Grafana is provisioned so Tempo can link directly to Loki logs for the same trace.
Average latency hides tail behavior. A service can have a good average while still serving a meaningful number of very slow requests. P95 gives a more useful operational signal.
This repository is a local demo and interview project, so the default is optimized for visibility and learning. In production, you would usually reduce the sampling ratio based on traffic volume and cost.

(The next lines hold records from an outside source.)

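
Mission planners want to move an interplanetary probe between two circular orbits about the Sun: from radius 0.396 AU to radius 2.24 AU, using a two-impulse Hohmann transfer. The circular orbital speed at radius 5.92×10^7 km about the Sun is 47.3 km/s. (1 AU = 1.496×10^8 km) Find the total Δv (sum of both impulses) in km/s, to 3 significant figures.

Δv = 23.3 km/s

From the circular-orbit relation v² = μ/r at r = 5.92×10^7 km: μ = v²r = (47.3)² × 5.92×10^7 = 1.32448×10^11 km³/s².
In km: r₁ = 0.396 × 1.496×10^8 = 5.92416×10^7 km; r₂ = 2.24 × 1.496×10^8 = 3.35104×10^8 km.
Semi-major axis of the transfer orbit: a_t = (5.92416×10^7 + 3.35104×10^8)/2 = 1.971728×10^8 km.
At r₁ the circular-orbit speed is v₁ = √(μ/r₁) = 47.28 km/s.
Transfer-orbit speed at r₁ (vis-viva equation): v_p = √[μ(2/r₁ − 1/a_t)] = 61.64 km/s.
First burn Δv₁ = |v_p − v₁| = 14.36 km/s.
Circular speed at r₂: v₂ = √(μ/r₂) = 19.8807 km/s.
Transfer-orbit speed at r₂: v_a = √[μ(2/r₂ − 1/a_t)] = 10.8974 km/s.
Second burn Δv₂ = |v₂ − v_a| = 8.983 km/s.
Total Δv = Δv₁ + Δv₂ = 23.34 km/s.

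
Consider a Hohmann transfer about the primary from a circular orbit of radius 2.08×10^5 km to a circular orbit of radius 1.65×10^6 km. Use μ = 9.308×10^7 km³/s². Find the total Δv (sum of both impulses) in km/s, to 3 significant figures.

The Hohmann ellipse has a_t = (r₁ + r₂)/2 = 9.290×10^5 km.
Circular speed at r₁: v₁ = √(μ/r₁) = √(9.308×10^7/2.080×10^5) = 21.15420 km/s.
Transfer-orbit speed at r₁ (vis-viva): v_p = √[μ(2/r₁ − 1/a_t)] = 28.19231 km/s.
First burn Δv₁ = |v_p − v₁| = 7.03811 km/s.
Circular speed at r₂: v₂ = √(μ/r₂) = 7.51080 km/s.
Transfer-orbit speed at r₂: v_a = √[μ(2/r₂ − 1/a_t)] = 3.55394 km/s.
Second burn Δv₂ = |v₂ − v_a| = 3.95686 km/s.
Total Δv = Δv₁ + Δv₂ = 10.99 km/s.

Δv = 11.0 km/s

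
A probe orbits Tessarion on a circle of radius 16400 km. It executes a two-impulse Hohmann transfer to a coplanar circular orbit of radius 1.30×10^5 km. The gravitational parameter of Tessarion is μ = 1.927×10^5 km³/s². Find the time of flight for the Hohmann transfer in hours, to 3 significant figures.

t = 39.4 hours

Semi-major axis of the transfer orbit: a_t = (16400 + 1.300×10^5)/2 = 73200 km.
Half the transfer-orbit period gives t = π√(a_t³/μ) = 1.417×10^5 s.
Converting: 1.417×10^5 s ÷ 3600 s/hour = 39.4 hours.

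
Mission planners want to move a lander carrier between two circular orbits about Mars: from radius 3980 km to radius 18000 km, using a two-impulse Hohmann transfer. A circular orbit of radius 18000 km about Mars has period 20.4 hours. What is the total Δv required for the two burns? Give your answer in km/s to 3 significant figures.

From Kepler's third law T² = 4π²r³/μ at r = 18000 km, T = 20.4 hours = 20.4 × 3600 s = 73440 s: μ = 4π²r³/T² = 42688.6 km³/s².
Semi-major axis of the transfer orbit: a_t = (3980 + 18000)/2 = 10990 km.
At r₁ the circular-orbit speed is v₁ = √(μ/r₁) = 3.27502 km/s.
On the transfer ellipse at r₁, v² = μ(2/r − 1/a) gives v_p = √[μ(2/r₁ − 1/a_t)] = 4.19133 km/s.
First burn Δv₁ = |v_p − v₁| = 0.91631 km/s.
At r₂, v₂ = √(μ/r₂) = 1.5400 km/s.
Transfer-orbit speed at r₂: v_a = √[μ(2/r₂ − 1/a_t)] = 0.92675 km/s.
Second burn Δv₂ = |v₂ − v_a| = 0.61325 km/s.
Δv = Δv₁ + Δv₂ = 0.91631 + 0.61325 = 1.530 km/s.

Δv = 1.53 km/s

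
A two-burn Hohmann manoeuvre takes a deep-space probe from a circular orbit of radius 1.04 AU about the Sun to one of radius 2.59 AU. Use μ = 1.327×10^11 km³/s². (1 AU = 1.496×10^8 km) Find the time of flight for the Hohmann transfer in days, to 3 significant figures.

In km: r₁ = 1.04 × 1.496×10^8 = 1.55584×10^8 km; r₂ = 2.59 × 1.496×10^8 = 3.87464×10^8 km.
The Hohmann ellipse has a_t = (r₁ + r₂)/2 = 2.71524×10^8 km.
By Kepler's third law the transfer-orbit period is T = 2π√(a_t³/μ), so t = T/2 = 3.859×10^7 s.
Converting: 3.859×10^7 s ÷ 86400 s/day = 447 days.

t = 447 days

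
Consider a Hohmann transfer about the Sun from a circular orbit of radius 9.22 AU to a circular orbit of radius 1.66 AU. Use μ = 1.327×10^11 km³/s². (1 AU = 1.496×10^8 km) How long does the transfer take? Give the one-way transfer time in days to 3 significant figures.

In km: r₁ = 9.22 × 1.496×10^8 = 1.379312×10^9 km; r₂ = 1.66 × 1.496×10^8 = 2.48336×10^8 km.
The Hohmann ellipse has a_t = (r₁ + r₂)/2 = 8.13824×10^8 km.
Transfer time t = π√(a_t³/μ) = π√((8.13824×10^8)³ / 1.327×10^11) = 2.002×10^8 s.
Converting: 2.002×10^8 s ÷ 86400 s/day = 2320 days.

t = 2320 days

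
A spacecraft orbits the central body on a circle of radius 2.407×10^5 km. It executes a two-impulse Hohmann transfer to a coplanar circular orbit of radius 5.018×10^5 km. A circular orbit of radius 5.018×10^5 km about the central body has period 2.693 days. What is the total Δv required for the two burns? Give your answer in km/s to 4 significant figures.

From Kepler's third law T² = 4π²r³/μ at r = 5.018×10^5 km, T = 2.693 days = 2.693 × 86400 s = 2.326752×10^5 s: μ = 4π²r³/T² = 9.21407×10^7 km³/s².
Semi-major axis of the transfer orbit: a_t = (2.407×10^5 + 5.018×10^5)/2 = 3.7125×10^5 km.
Circular speed at r₁: v₁ = √(μ/r₁) = √(9.21407×10^7/2.407×10^5) = 19.5654 km/s.
On the transfer ellipse at r₁, v² = μ(2/r − 1/a) gives v_p = √[μ(2/r₁ − 1/a_t)] = 22.7468 km/s.
First burn Δv₁ = |v_p − v₁| = 3.181 km/s.
Circular speed at r₂: v₂ = √(μ/r₂) = 13.55 km/s.
Transfer-orbit speed at r₂: v_a = √[μ(2/r₂ − 1/a_t)] = 10.91 km/s.
Second burn Δv₂ = |v₂ − v_a| = 2.640 km/s.
Total Δv = Δv₁ + Δv₂ = 5.821 km/s.

Δv = 5.821 km/s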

The sampling ratio is controlled by:
TRACE_SAMPLE_RATIO=1.0
Metrics are already aggregated and relatively cheap compared to full-fidelity traces. Request rate, error rate, and latency SLOs need complete counts to stay reliable.
- backend API implementation in Python with FastAPI
- observability-first service design
- OpenTelemetry instrumentation for traces, metrics, and logs
- containerized local platform setup with Docker Compose
- operational thinking around latency, error rate, structured logs, and trace correlation
- Grafana provisioning instead of manual dashboard setup
- How to use the OpenTelemetry Collector as a central ingestion layer instead of wiring each backend directly into the application.
- Why P95 latency is usually a more operationally useful signal than average latency.
- How structured logs become much more valuable when they share the same
trace_idas traces. - How to package a multi-service local platform so other engineers can run it with one command instead of manual setup.
Check whether the Collector metrics exporter has data:
curl -s http://localhost:9464/metrics | grep requests_totalMake sure you have called /ok or /slow, then inspect recent traces in Grafana Explore with the Tempo datasource.
First confirm the app is writing JSON logs:
docker compose logs appIf logs appear in stdout but not in Loki, inspect the OTEL Collector and Loki container logs next.